P31 Wannabe

Buzz, Buzz, Buzz February 14, 2011

Filed under: Life — Lacey @ 8:02 pm

We have embarked on another interesting adventure today. This time it has nothing to do with homemade flip flops, truck campers or toilet drains. We have begun the adventure of bee keeping…


A couple of days ago, Seth was clearing out some of the pepper tree branches he had cut down when he got stung by a bee and noticed some bees swarming. He found out that they seemed to be living inside an old cooler than the previous house owner had left. See, there is a small pile of random trash and containers that the old owners left beside the garage. It has been covered by tall grass and “protected” by an overgrown pepper tree. So, Seth has been trying to slowly clear it all out. Anyways…


Yesterday, I noticed that the bees kept going in and out of the drain hole of the cooler. I figured we’d have to find someway to shoot in bee killer or some such craziness. But then it dawned on me this morning, what if there’s really an actual hive inside with actual honey? I figured, yeah right, but it wouldn’t hurt to find out.


I mentioned my curiosity to Seth and of course, that got him spurred on to find out. He took a REALLY long board and attempted to pry open the cooler lid (thankfully its still on a strap so that it doesn’t come completely off…that would make things even more complicated). He finally got it open and of course out comes all the bees! But we still couldn’t see in because it was facing the fence and the bees were swarming too much to get to the other side. Then it dawned on me that it was facing the garage which has a screen storm door on one side. So I ran inside and look what I saw:


We went from discussing how to get rid of the bees to researching how to harvest honey and bee keeping. At first I was totally against the idea just thinking of Haddie and the youth group kids getting attacked by bees. It was interesting reading the different articles online though.


I left to run some errands and then I got a picture text from Seth. He had managed (sting free!) to get one of the big honeycombs out and it actually had honey in it! I began to become more intrigued by the idea of keeping the cooler hive.


When I came home, he had moved the cooler to the back corner of the fenced yard and had managed to get some honey out of it. I tasted it and its actually pretty good. I wish I liked tea…because that seems to be what you’re supposed to use honey for.


A friend told me that the honeycomb is actually edible too. So I looked it up online. Apparently, some people just chew the honeycomb until all the honey is gone (kinda like gum) and then spit it out. Some people eat it entirely and others even make sandwiches out of the honeycomb. Personally, that’s a bit far for me! Honestly, I wouldn’t even chew it.

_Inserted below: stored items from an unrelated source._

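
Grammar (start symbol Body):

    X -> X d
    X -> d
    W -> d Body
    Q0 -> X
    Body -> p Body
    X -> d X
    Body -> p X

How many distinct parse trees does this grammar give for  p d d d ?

4

Parse trees for p d d d:
  [Body p [X [X [X d] d] d]]
  [Body p [X [X d [X d]] d]]
  [Body p [X d [X [X d] d]]]
  [Body p [X d [X d [X d]]]]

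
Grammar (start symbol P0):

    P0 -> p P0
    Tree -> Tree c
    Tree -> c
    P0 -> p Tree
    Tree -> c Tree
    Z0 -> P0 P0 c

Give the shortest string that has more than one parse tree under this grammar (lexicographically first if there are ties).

p c c

length 2: no string has ≥2 trees
length 3: p c c has 2 parse trees

Two derivations of p c c:
  P0 ⇒ p Tree ⇒ p Tree c ⇒ p c c
  P0 ⇒ p Tree ⇒ p c Tree ⇒ p c c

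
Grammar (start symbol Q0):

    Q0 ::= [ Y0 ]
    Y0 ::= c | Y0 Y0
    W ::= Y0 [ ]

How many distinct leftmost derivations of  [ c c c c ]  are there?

5

Parse trees for [ c c c c ]:
  [Q0 [ [Y0 [Y0 c] [Y0 [Y0 c] [Y0 [Y0 c] [Y0 c]]]] ]]
  [Q0 [ [Y0 [Y0 c] [Y0 [Y0 [Y0 c] [Y0 c]] [Y0 c]]] ]]
  [Q0 [ [Y0 [Y0 [Y0 c] [Y0 c]] [Y0 [Y0 c] [Y0 c]]] ]]
  [Q0 [ [Y0 [Y0 [Y0 c] [Y0 [Y0 c] [Y0 c]]] [Y0 c]] ]]
  [Q0 [ [Y0 [Y0 [Y0 [Y0 c] [Y0 c]] [Y0 c]] [Y0 c]] ]]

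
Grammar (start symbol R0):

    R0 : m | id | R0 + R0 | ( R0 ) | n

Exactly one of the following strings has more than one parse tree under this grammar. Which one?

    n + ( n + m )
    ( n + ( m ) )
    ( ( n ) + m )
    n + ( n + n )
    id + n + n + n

id + n + n + n

n + ( n + m ): 1 tree
( n + ( m ) ): 1 tree
( ( n ) + m ): 1 tree
n + ( n + n ): 1 tree
id + n + n + n: 5 trees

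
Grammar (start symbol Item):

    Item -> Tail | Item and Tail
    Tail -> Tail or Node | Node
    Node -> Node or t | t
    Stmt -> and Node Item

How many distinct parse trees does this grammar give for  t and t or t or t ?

4

Parse trees for t and t or t or t:
  [Item [Item [Tail [Node t]]] and [Tail [Tail [Node t]] or [Node [Node t] or t]]]
  [Item [Item [Tail [Node t]]] and [Tail [Tail [Tail [Node t]] or [Node t]] or [Node t]]]
  [Item [Item [Tail [Node t]]] and [Tail [Tail [Node [Node t] or t]] or [Node t]]]
  [Item [Item [Tail [Node t]]] and [Tail [Node [Node [Node t] or t] or t]]]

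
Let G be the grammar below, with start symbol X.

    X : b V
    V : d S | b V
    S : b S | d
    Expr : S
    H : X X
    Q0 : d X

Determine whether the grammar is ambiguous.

Unambiguous

(Expr, H, Q0 are unreachable from X, so their rules don't affect L(X).) Each reachable nonterminal has at most one production per leading terminal, and all productions are right-linear; the derivation is determined token-by-token.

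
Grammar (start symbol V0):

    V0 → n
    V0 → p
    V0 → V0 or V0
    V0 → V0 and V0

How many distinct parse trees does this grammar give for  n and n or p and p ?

Parse trees for n and n or p and p:
  [V0 [V0 [V0 n] and [V0 n]] or [V0 [V0 p] and [V0 p]]]
  [V0 [V0 n] and [V0 [V0 n] or [V0 [V0 p] and [V0 p]]]]
  [V0 [V0 n] and [V0 [V0 [V0 n] or [V0 p]] and [V0 p]]]
  [V0 [V0 [V0 [V0 n] and [V0 n]] or [V0 p]] and [V0 p]]
  [V0 [V0 [V0 n] and [V0 [V0 n] or [V0 p]]] and [V0 p]]

5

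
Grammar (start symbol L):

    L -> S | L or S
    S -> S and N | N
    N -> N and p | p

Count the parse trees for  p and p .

2

Parse trees for p and p:
  [L [S [S [N p]] and [N p]]]
  [L [S [N [N p] and p]]]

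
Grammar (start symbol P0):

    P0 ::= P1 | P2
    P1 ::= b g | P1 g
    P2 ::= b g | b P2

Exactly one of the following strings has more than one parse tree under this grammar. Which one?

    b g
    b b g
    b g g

b g

b g: 2 trees
b b g: 1 tree
b g g: 1 tree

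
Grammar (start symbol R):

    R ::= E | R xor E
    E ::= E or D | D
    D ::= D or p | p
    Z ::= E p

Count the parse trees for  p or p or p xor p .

Parse trees for p or p or p xor p:
  [R [R [E [E [D p]] or [D [D p] or p]]] xor [E [D p]]]
  [R [R [E [E [E [D p]] or [D p]] or [D p]]] xor [E [D p]]]
  [R [R [E [E [D [D p] or p]] or [D p]]] xor [E [D p]]]
  [R [R [E [D [D [D p] or p] or p]]] xor [E [D p]]]

4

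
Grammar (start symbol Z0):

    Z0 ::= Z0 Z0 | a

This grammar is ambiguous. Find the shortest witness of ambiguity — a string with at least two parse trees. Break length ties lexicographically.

a a a

length 1: no string has ≥2 trees
length 2: no string has ≥2 trees
length 3: a a a has 2 parse trees

Two derivations of a a a:
  Z0 ⇒ Z0 Z0 ⇒ Z0 Z0 Z0 ⇒ a Z0 Z0 ⇒ a a Z0 ⇒ a a a
  Z0 ⇒ Z0 Z0 ⇒ a Z0 ⇒ a Z0 Z0 ⇒ a a Z0 ⇒ a a a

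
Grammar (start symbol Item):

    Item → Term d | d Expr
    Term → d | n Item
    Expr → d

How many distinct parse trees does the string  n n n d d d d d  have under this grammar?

2

Parse trees for n n n d d d d d:
  [Item [Term n [Item [Term n [Item [Term n [Item [Term d] d]] d]] d]] d]
  [Item [Term n [Item [Term n [Item [Term n [Item d [Expr d]]] d]] d]] d]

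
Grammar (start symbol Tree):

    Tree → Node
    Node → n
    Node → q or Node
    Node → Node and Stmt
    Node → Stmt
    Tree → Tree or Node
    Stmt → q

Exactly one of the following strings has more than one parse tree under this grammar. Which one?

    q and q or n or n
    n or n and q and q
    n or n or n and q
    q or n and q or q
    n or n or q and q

q or n and q or q

q and q or n or n: 1 tree
n or n and q and q: 1 tree
n or n or n and q: 1 tree
q or n and q or q: 3 trees
n or n or q and q: 1 tree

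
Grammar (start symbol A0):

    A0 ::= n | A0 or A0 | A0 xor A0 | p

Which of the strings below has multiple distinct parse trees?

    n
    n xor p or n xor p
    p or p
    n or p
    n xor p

n: 1 tree
n xor p or n xor p: 5 trees
p or p: 1 tree
n or p: 1 tree
n xor p: 1 tree

n xor p or n xor p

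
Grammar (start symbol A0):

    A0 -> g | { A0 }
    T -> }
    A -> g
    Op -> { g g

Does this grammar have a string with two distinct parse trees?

Only A0 is reachable from A0; ignoring the rest: Each string is a nest of matched brackets around a single atom. An opening bracket forces the recursive rule; an atom forces the base rule.

Unambiguous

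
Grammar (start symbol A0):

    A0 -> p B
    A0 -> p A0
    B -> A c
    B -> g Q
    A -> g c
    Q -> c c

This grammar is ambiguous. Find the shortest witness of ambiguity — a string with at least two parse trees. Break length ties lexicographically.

p g c c

length 4: p g c c has 2 parse trees

Two derivations of p g c c:
  A0 ⇒ p B ⇒ p A c ⇒ p g c c
  A0 ⇒ p B ⇒ p g Q ⇒ p g c c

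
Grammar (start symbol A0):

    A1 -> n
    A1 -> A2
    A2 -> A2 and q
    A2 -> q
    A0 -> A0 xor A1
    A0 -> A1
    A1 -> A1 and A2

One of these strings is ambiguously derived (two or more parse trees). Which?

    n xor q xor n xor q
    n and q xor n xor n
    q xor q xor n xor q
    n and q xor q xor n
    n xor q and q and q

n xor q xor n xor q: 1 tree
n and q xor n xor n: 1 tree
q xor q xor n xor q: 1 tree
n and q xor q xor n: 1 tree
n xor q and q and q: 4 trees

n xor q and q and q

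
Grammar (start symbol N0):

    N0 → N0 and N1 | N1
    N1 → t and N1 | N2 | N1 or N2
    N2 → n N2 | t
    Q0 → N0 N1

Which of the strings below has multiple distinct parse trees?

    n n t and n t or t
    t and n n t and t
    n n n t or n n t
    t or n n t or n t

t and n n t and t

n n t and n t or t: 1 tree
t and n n t and t: 2 trees
n n n t or n n t: 1 tree
t or n n t or n t: 1 tree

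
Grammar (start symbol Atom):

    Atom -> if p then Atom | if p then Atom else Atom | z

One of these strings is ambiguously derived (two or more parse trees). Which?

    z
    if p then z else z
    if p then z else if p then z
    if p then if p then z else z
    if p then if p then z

z: 1 tree
if p then z else z: 1 tree
if p then z else if p then z: 1 tree
if p then if p then z else z: 2 trees
if p then if p then z: 1 tree

if p then if p then z else z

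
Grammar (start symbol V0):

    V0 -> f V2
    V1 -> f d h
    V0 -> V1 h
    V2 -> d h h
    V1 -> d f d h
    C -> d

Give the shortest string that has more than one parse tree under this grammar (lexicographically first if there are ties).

f d h h

length 4: f d h h has 2 parse trees

Two derivations of f d h h:
  V0 ⇒ f V2 ⇒ f d h h
  V0 ⇒ V1 h ⇒ f d h h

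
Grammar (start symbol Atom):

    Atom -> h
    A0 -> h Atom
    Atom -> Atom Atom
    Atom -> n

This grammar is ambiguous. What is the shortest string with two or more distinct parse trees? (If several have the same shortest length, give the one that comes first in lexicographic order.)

h h h

length 1: no string has ≥2 trees
length 2: no string has ≥2 trees
length 3: h h h has 2 parse trees

Two derivations of h h h:
  Atom ⇒ Atom Atom ⇒ h Atom ⇒ h Atom Atom ⇒ h h Atom ⇒ h h h
  Atom ⇒ Atom Atom ⇒ Atom Atom Atom ⇒ h Atom Atom ⇒ h h Atom ⇒ h h h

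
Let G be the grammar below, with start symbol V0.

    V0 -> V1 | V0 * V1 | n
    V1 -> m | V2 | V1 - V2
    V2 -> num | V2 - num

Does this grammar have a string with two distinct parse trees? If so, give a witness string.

Ambiguous

Witness: num - num

Derivation 1: V0 ⇒ V1 ⇒ V2 ⇒ V2 - num ⇒ num - num
Derivation 2: V0 ⇒ V1 ⇒ V1 - V2 ⇒ V2 - V2 ⇒ num - V2 ⇒ num - num

Two distinct leftmost derivations for the same string.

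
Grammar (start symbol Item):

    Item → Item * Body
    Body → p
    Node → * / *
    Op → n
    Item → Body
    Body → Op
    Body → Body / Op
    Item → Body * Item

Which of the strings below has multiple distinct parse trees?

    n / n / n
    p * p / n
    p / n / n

n / n / n: 1 tree
p * p / n: 2 trees
p / n / n: 1 tree

p * p / n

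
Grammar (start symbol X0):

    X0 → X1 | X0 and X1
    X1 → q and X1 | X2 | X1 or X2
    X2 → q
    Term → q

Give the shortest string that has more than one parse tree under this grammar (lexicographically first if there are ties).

length 1: no string has ≥2 trees
length 3: q and q has 2 parse trees

Two derivations of q and q:
  X0 ⇒ X1 ⇒ q and X1 ⇒ q and X2 ⇒ q and q
  X0 ⇒ X0 and X1 ⇒ X1 and X1 ⇒ X2 and X1 ⇒ q and X1 ⇒ q and X2 ⇒ q and q

q and q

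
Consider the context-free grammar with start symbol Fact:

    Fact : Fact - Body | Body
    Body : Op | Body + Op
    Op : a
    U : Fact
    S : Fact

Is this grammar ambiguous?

Unambiguous

(U, S are unreachable from Fact, so their rules don't affect L(Fact).) The grammar is stratified — Fact handles '-' (left-recursive), Body handles '+', Op atoms. Each operator has a fixed associativity and precedence level, so every string has one parse.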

So then, that lead me to wonder what else you can use the honeycomb for.


Here’s a list of uses I found:
Accordians
Archery Wax
Balms
Bagpipes
Baking
Basketry
Batik
Blacksmithing
Bronze Preservation
Bullet lube
Bullet casting
Candles
Candy making
Chocolate
Copper sinks
Cosmetics
Cracked Hooves
Crayons
Dental Floss
Dreadlocks
Ear Candling
Ear plugs
Ironing Wax
Jewelry
Glass Etching
Grafting
Modeling Clay
Lipsticks
Moustache Wax
Wood Finish
Oil Spill Control
Painting Restoration
Parachutes (WWII)
Polishes
Pool Tables
Plucking
Pysanky
Reed making
Sewing
Soapmaking
Waterproofing
Wire pulling
Whipmaking


Who knew there were so many uses for beeswax?


While I don’t plan on using it on my bagpipes or archery bows, I did think a few of the uses sounded interesting. Reading this list and their descriptions made me kinda excited to experiment with the honeycomb and beeswax. So I researched more about how to making crayons and candles. I’ve also tried to find good websites about how to make jewelry out of honeycombs. But haven’t really found anything useful yet.


We already tried to make a candle…it looks rather gross. I guess we need to strain out more of the junk and that the wax is less than we expected the two big things of honeycomb would make.


From what I’ve read now, bees only make 1 lb of wax for every 100 lbs of honey! Craziness. I figured it would be the opposite.


I also thought that using batik to decorate eggs sounded really cool. Don’t know if I would have the patience to do it though. You use melted beeswax to draw a pattern on the eggs. Then you dye the eggs different colors. The wax keeps the dye off of the drawn pattern. After you have dyed the eggs with the color pattern you want, you melt the wax off. Here are some really pretty examples:














We’ve ended up with a pretty good amount of honey from the two honeycombs that Seth harvested. We’re curious to see how fast these bees reproduce their honeycombs. Maybe Seth’s found a new side business to pursue. haha.

Here’s a few other pictures of the endeavor.


























































I’ll probably upload a few more later if they will download off of my phone.

And like I said before, our life seems to never be dull. And this house continues to surprise us with new adventures all the time!